The Dangers of Spiritual Amnesia

Being a historian, I love to talk about the past.  I'm especially interested in talking about such obscure groups as the Nonjurors.  You  ask: who are the Nonjurors?   Well that is a subject for another day -- but here's a link just in case you're really curious. 

But, more to the point, American Christians have a tendency to relegate history to the back burner of the conversation.  We're all about the present and the future.  We'd just as soon not get stuck in the past, unless of course we're daydreaming about mythical golden ages when everyone was a Christian and the nation was Christian.  There is a tendency, as well to recreate history to suit our own purposes -- as we saw recently with the Texas Textbook Committee.  Or maybe we'll develop the hubris to think that our age is the beginning of the next great age of faith, surpassing all that came before. 

Diana Butler Bass wrote a piece yesterday for her new Huffington Post  blog posting entitled "Is Western Christianity Suffering from Spiritual Amnesia?"   I'd like to clip a couple of excerpts and comment on them because I believe she's raising important questions.

At the present juncture of history, Western Christianity is suffering from a bad case of spiritual amnesia. Even those who claim to be devout or conservative often know little about the history of their faith traditions. Our loss of memory began more than two centuries ago, at the high tide of the Enlightenment. As modern society developed, the condition of broken memory -- being disconnected from the past -- became more widespread. Indeed, in the words of one French Catholic thinker, the primary spiritual dilemma of contemporary religion is the "loss and reconstruction" of memory.

If we're suffering from spiritual amnesia, we're likely suffering from a spiritual identity crisis.  This is an age when the changes are coming at us fast and furious.  Many of us feel as if we're rafting the the white waters of the Colorado River.  Where is our anchor?  Our sense of identity?  One of the consequences of amnesia is a loss of identity.  You simply don't know who you are or where you come from.  That is the danger that faces us today, and its largely our own fault.  We've simply not told our stories.    

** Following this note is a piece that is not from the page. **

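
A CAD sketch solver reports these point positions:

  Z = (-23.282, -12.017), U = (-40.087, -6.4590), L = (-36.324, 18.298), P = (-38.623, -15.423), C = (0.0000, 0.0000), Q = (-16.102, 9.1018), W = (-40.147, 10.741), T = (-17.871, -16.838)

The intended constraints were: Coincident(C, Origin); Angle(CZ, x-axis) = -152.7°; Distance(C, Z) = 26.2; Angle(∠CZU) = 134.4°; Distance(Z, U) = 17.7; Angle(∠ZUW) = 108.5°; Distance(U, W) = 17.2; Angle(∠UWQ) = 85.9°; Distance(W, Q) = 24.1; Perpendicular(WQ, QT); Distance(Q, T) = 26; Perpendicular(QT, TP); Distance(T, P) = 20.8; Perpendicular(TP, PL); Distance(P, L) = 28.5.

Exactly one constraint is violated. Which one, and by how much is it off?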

Although many recoil from the term tradition, tradition is something we need to reclaim if we're to reclaim a sense of identity that will anchor us as we shoot the rapids of modernity/postmodernity.    Diana clarifies this a bit in her closing paragraph:

About a year ago, I heard Newsweek's Jon Meacham say, "History is to a country what memory is to an individual." The quip seems particularly apt to American religious groups. To paraphrase, history is to a religion (or a denomination, church, or faith community) what memory is to an individual. To lose memory is neither funny nor sad; rather, it is a path to profound brokenness, a loss of self, meaning, and God that leaves us in darkness unable to act in purposeful ways in the world. Thus, I wonder: Is spiritual amnesia a precursor to religious Alzheimer's, a fatal loss of memory for which there is no cure? I hope not. And I hope that religious people -- especially my progressive brothers and sisters -- can tether their passion for contemporary faith to ancient wisdom.

As we seek to tether our passion for faith to the ancient wisdom, let me recommend Diana's own book People's History of Christianity (Harper One, 2009) as a good place to start.  And, if you're a bit more ambitious, you might check out Diarmond MacCulloch's Christianity:  The First Three Thousand Years (Viking, 2010).  MacCulloch's book just arrived in the mail from the publisher, and all I've had time to do is flip through the pages -- but even though it's over a thousand pages in length -- it looks as if it will be a good read. 


Bill Gibson said…
You're right Bob, Diarmaid MacCulloch's book is magnificent. A bit daunting in size, but eminently readable. And while I dont agree with all he says, much of it is stimulating and bracing. Oh, and by the way, great to see the image of Archbishop Sancroft leading the seven bishops out of Westminster Hall in 1688 at the top of your page. As Michael Barone argued, the Glorious Revolution might be England's history, but it was also America's first revolution also!
Bill Gibson
Bill thanks for your recommendation of MacCulloch. It is going to take some time to get through!

And glad you like my little expression of Nonjuring life!
David Mc said…
I wouldn't compare turning away from outdated spirituality/ theology to an adult losing their memory. I'd compare it to a youngster with a new, different world to relate and makes sense in. We need to greet God in this age. In this world. Sometimes things are so different, you can't/ shouldn't go back.

History is fun though. So is archeology/ anthropology.
David, take a look at Diana's full article -- that will give more context.

It's not a question of abandoning outdated ideas. It's not understanding how ideas came to be. Every idea and action has a history.
David Mc said…
Ignoring history is different from forgetting spirituality. It's easy to misunderstand her title. She does have a good point here- "What should we teach our children?" That's tough even with grown children.
David Mc said…
I don't mean to get too far off topic, but I just saw Detroit made the CSmonitor. Stories like these are good for its spirit.